Sólo nos queda exclamar anonadados: «Él lo es todo» (Ecl 43,29).
[1] Cf. Jorge Bilchmair S. J, Jesús el varón ideal, Seminario Metropolitano, Buenos Aires 1951; Karl Adam, o.c., todo el cap. IV.
[2] Cf. Vizmanos–Riudor, Teología Fundamental, BAC, 1963, p. 374–392.
[3] Manual de Teología Dogmática, Herder, Barcelona, 1966, p. 212–227.
[4] San Agustín, Tratados sobre el Evangelio de San Juan 36, 9; BAC, Madrid 1965, p. 15.
[5] Santo Tomás, C.G., L. 4, c. 34; S. Th, III, 16, sobre la llamada “comunicación de idiomas”.
[6] Innumerables estudios prueban que los argumentos racionalistas son inconsistentes, como los de De Broglie, Tanquerey, Vallet, Garrigou–Lagrange, Grandmaison, de La Boullaye, Tonquedec, Nicolau, etc.
[7] Refutada con asombrosa erudición por L. Cl. Fillion, Los milagros de Jesucristo, Poblet, Buenos Aires 1951 (re-editado por Ed. Círculo Latino, Barcelona 2005).

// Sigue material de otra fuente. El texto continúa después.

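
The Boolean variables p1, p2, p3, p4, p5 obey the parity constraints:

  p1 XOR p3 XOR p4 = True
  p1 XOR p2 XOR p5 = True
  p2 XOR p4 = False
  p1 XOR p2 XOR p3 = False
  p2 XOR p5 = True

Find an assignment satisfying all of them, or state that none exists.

The formula is unsatisfiable.

Adding constraints 1, 3, 4 mod 2: every variable appears an even number of times on the left, so the left side is 0.
But the right sides sum to 1 (mod 2). 0 ≠ 1 — the system is inconsistent.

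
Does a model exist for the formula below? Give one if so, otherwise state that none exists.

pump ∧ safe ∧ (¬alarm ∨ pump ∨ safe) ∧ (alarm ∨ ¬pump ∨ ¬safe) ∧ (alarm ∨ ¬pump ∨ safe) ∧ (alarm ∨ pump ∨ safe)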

[8] H. W. Meyer, Kritisch–Exegetischer Komentar über das Evangelium des Matthaus, 2ª ed., p. 301; cit. por L. Cl. Fillion, o. c., p. 177.
[9] F. Hettinger, Apologie du Christianisme, t. II, cap. XV; cit. por L. Cl. Fillion, o. c., p. 409.
[10] J. Monsabré, Conférences de Notre–Dame de Paris, Cuaresma 1880, Paris, 1889, p. 195–196; cit. por L. Cl. Fillion, o.c., p. 409.
[11] Cf. Vizmanos–Riudor, o.c., p. 446–466; algunos aspectos hemos tratado en Revista Mikael n. 6, art. “La Resurrección, ¿mito o realidad?”, reproducido en otro capítulo de este libro.
[12] Ibídem., p. 370–372.
[13] Cf. San Agustín, La Ciudad de Dios, t. II, BAC, 1965, I. 20, cap. 14, p. 560.
[14] Carta a los Romanos, n. 2; en Los Padres Apostólicos, Desclée, Buenos Aires 1949, p. 205.
[15] J. G. Treviño, Si quiero, puedo ser santo, Studium, Madrid 1956, p. 54.